The Advisory Board, consisting Dr. Laura Fox of Presbyterian College School of Pharmacy, Kelly Clark of South University, Alissa Smith of Upstate South Carolina College of Pharmacy, Bill Stevenson of Oconee Memorial, Jim Hammett of AnMed, Donald Calvert, Dr. Danny West, Dr. Lynn Lewis, Dr. Ellenberger and Karen Linscott, meets regularly to evaluate and to develop the curriculum and to serve as consultants to the department head.
This two-year program, titled General Technology with a concentration in Pre-Pharmacy, is a mix of online and traditional courses. The curriculum gives students the courses they need to have before they can apply to the S.C. College of Pharmacy.
"Our program provides students the same opportunities to enter a school of pharmacy that a four-year college or university would," said Ellenberger.

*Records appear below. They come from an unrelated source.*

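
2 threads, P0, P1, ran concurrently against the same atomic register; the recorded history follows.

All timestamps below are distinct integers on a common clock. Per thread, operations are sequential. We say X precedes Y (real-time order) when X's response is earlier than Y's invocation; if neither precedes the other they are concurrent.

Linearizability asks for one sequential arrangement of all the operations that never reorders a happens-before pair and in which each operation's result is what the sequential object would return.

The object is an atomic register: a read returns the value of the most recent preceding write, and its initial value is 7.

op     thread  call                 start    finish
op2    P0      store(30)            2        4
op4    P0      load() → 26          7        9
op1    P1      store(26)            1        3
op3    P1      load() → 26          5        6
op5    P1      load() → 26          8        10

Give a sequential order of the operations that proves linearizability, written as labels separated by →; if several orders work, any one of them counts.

step 1: op2 store(30) — value 30
step 2: op1 store(26) — value 26
step 3: op3 load() → 26 — value 26
step 4: op4 load() → 26 — value 26
step 5: op5 load() → 26 — value 26

op2 → op1 → op3 → op4 → op5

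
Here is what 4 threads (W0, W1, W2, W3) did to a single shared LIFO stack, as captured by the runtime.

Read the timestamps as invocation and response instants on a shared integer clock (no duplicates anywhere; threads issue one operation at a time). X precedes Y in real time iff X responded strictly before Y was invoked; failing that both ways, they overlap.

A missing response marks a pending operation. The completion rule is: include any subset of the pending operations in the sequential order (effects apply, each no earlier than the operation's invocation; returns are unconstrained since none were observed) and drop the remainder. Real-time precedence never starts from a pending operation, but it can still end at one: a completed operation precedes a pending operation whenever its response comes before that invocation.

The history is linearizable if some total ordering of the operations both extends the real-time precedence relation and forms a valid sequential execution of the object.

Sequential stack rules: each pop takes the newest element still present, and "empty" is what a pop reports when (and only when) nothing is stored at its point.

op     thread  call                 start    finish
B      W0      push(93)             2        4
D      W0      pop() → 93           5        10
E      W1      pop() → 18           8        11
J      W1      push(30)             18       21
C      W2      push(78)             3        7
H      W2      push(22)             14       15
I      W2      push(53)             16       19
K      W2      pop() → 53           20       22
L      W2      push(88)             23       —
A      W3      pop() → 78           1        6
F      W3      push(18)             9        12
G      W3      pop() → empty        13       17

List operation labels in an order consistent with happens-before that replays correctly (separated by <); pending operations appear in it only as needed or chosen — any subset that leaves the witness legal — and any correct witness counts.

B < C < A < D < F < E < G < H < I < K < J

step 1: B push(93) — stack <93>
step 2: C push(78) — stack <93,78>
step 3: A pop() → 78 — stack <93>
step 4: D pop() → 93 — stack <>
step 5: F push(18) — stack <18>
step 6: E pop() → 18 — stack <>
step 7: G pop() → empty — stack <>
step 8: H push(22) — stack <22>
step 9: I push(53) — stack <22,53>
step 10: K pop() → 53 — stack <22>
step 11: J push(30) — stack <22,30>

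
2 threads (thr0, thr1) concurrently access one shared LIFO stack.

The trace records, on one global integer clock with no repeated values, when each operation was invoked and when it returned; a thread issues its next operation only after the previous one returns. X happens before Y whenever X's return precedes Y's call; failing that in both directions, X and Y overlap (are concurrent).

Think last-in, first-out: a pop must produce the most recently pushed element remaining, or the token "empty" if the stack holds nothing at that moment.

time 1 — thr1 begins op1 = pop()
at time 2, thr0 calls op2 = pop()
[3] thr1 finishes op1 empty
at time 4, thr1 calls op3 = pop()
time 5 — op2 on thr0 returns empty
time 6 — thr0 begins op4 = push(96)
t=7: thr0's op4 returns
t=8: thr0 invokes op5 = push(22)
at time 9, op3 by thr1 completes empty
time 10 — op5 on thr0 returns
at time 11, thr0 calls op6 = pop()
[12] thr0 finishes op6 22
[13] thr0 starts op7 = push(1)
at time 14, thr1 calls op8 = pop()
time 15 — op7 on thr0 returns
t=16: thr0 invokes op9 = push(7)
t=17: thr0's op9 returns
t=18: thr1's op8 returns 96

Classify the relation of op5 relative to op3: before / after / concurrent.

op5 spans [8,10], op3 spans [4,9]
the intervals overlap in both directions

concurrent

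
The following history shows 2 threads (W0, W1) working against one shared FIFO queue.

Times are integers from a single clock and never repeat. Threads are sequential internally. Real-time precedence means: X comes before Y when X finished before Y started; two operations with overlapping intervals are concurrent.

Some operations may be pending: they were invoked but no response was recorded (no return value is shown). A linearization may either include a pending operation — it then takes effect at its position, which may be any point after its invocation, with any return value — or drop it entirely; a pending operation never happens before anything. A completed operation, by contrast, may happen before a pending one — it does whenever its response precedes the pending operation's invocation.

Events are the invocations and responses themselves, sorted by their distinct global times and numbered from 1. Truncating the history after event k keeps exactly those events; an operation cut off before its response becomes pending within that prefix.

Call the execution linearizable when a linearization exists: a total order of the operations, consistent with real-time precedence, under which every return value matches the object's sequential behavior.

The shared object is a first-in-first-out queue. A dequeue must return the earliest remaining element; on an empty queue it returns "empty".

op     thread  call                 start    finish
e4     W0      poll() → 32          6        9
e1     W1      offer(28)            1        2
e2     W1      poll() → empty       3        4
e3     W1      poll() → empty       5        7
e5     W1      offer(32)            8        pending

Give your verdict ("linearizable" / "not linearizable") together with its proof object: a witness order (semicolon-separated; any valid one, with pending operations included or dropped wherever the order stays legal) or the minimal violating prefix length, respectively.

cut after 3 events: linearizable; cut after 4 events (e2 responds, time 4): not linearizable
the sole real-time-consistent order of 2 completed operations fails the FIFO queue replay
sample order e1, e2 stalls at step 2 — e2 poll() → empty has no legal effect

not linearizable — minimal violating prefix: 4 events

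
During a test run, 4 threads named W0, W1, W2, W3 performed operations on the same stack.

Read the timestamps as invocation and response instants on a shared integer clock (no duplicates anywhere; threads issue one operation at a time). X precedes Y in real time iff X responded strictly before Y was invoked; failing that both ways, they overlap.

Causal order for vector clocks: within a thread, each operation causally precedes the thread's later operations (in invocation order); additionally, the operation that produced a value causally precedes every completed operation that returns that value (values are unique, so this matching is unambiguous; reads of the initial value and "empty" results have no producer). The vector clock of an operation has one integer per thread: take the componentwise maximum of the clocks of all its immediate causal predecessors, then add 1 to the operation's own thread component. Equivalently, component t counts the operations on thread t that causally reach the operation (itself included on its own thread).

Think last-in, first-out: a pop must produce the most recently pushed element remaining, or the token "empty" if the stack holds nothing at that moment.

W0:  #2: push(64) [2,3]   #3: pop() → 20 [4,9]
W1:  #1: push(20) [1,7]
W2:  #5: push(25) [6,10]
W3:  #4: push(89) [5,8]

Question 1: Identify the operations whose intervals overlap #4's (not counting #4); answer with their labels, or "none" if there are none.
Answer: #1, #3, #5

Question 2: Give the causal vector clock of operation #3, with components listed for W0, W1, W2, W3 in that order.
Answer: (2, 1, 0, 0)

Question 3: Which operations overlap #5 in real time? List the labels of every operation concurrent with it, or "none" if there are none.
Answer: #1, #3, #4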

Tri-County was the first technical college in the State to offer this package of classes.
"The word is out to students in the Upstate that an academically qualified student can come to Tri-County and gain entry into pharmacy school at a fraction of the cost of a university. Tri-County Pre-Pharmacy students realize and appreciate the economic and educational advantage of smaller class sizes for rigorous courses with comparable chances for acceptance to pharmacy school," said Ellenberger.

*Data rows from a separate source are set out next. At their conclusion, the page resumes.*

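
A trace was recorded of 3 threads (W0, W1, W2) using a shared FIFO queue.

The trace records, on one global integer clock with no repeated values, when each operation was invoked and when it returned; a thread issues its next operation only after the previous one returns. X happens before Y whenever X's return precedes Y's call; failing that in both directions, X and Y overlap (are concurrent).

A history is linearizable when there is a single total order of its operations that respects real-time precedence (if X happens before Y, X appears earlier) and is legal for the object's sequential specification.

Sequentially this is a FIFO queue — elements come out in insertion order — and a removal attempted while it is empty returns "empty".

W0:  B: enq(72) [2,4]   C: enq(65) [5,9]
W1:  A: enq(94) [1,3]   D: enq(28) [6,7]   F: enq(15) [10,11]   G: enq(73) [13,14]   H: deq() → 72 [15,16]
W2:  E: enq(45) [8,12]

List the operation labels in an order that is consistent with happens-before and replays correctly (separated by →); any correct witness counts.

step 1: B enq(72) — queue <72>
step 2: A enq(94) — queue <72,94>
step 3: C enq(65) — queue <72,94,65>
step 4: D enq(28) — queue <72,94,65,28>
step 5: E enq(45) — queue <72,94,65,28,45>
step 6: F enq(15) — queue <72,94,65,28,45,15>
step 7: G enq(73) — queue <72,94,65,28,45,15,73>
step 8: H deq() → 72 — queue <94,65,28,45,15,73>

B → A → C → D → E → F → G → H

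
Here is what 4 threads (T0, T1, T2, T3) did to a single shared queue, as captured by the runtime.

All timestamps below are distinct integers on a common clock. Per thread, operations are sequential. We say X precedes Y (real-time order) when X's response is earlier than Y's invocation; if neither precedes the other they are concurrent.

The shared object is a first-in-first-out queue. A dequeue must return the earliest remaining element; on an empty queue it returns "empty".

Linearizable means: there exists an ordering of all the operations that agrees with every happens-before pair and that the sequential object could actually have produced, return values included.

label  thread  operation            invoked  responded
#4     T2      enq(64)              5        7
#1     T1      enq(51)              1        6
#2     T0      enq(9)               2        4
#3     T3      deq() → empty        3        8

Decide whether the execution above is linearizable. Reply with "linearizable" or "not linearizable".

linearizable

witness order: #3, #1, #2, #4
1. #3 deq() → empty, leaving queue <>
2. #1 enq(51), leaving queue <51>
3. #2 enq(9), leaving queue <51,9>
4. #4 enq(64), leaving queue <51,9,64>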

"The Pre-Pharmacy Advisory Committee has quickly demonstrated a maximum impact for the College in terms of program growth and selection of applicants to S.C. Schools of Pharmacy. Each pharmacy school in South Carolina is represented and each selected Tri-County students as an endorsement of the program's rigor and applicant quality," Dr. Lewis wrote in her nomination.
It's not unusual for our students to get multiple acceptances to pharmacy schools all over the United States, said Ellenberger.

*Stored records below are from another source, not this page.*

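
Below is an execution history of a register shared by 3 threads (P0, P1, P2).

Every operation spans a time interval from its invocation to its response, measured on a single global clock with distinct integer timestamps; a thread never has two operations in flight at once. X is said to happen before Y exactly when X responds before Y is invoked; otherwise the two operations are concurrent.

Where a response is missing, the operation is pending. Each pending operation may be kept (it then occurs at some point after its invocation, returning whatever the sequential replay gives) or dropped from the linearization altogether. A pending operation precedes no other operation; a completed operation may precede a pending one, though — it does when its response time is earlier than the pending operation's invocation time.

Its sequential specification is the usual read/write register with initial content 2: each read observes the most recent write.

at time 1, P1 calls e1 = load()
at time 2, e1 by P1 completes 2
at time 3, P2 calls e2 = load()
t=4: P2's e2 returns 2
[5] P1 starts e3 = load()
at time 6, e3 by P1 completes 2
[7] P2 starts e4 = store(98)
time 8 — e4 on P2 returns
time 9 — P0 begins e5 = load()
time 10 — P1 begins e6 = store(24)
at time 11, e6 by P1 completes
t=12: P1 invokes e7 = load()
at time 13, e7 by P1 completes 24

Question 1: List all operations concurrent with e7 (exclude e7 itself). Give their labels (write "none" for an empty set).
e7 runs from 12 to 13; window-overlapping ops are concurrent
e1 [1,2]: before
e2 [3,4]: before
e3 [5,6]: before
e4 [7,8]: before
e5 [9,…): concurrent
e6 [10,11]: before

e5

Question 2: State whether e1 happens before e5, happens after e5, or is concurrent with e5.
e1 spans [1,2], e5 spans [9,…)
resp(e1)=2 < inv(e5)=9

before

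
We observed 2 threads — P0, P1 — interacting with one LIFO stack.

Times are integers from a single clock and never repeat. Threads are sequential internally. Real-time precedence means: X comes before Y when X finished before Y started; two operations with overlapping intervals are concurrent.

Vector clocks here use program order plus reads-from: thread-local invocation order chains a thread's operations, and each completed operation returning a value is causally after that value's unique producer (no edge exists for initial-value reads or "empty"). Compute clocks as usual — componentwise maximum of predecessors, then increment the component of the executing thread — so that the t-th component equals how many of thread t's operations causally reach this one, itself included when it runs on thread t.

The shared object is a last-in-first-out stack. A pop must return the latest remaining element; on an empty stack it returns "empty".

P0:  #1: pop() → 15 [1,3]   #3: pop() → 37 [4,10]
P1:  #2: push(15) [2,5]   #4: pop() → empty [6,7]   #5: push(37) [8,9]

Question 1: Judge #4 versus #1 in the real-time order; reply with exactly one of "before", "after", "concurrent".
Answer: after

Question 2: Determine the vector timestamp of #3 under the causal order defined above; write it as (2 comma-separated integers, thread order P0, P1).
Answer: (2, 3)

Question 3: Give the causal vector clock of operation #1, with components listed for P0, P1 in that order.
Answer: (1, 1)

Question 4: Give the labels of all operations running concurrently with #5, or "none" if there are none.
Answer: #3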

Since 2009, the program has averaged 44 students each academic year. To date, 14 Tri-County students have been accepted into pharmacy schools with sustained academic success. Tri-County now has graduates from all three colleges of pharmacy in South Carolina.
"When the advisory committee met for the first time in October 2009, the program goal was to keep student advising specific/current to S.C. Schools of Pharmacy to eventually enrich the shortage of Upstate pharmacists with a pipeline of local students. A secondary goal of the advisory committee remains reaffirmation for the coursework of the curriculum," said Dr. Lewis.
"The enthusiasm and active interest of the advisory committee in Tri-County students and this program contributes to the confidence and feeling of success that students feel when competing for limited and extremely competitive pharmacy school slots. Hospital-based advisory board members assist in recognizing and providing opportunities for TCTC student shadowing, a requirement for pharmacy school entry," said Dr. Lewis.
"An interesting finding of our Pre-Pharmacy Advisory Board has been not only the sustained percentage of Tri-County students accepted to highly competitive colleges, but their leadership within the programs," added Ellenberger.
Four of Tri-County's 2010 Pre Pharmacy graduates, Alan Rusnak, Morgan Fleming, Marshall Price and Claire Reid, who transferred to Presbyterian College's School of Pharmacy, are standout students in academics and leadership roles on the Clinton campus.
Rusnak, who scored in the 99th percentile on his Pharmacy College Admission Test (PCAT) in 2010, says his Pre-Pharmacy degree prepared him for the specialized test that helps to identify qualified applicants to pharmacy colleges.
"Tri-County quickly became an option because it offers a skills- based approach. The Science program at Tri-County is really doing things right and the instructors are on top of things. And Tri-County is a better value than four-year colleges and universities," said Rusnak.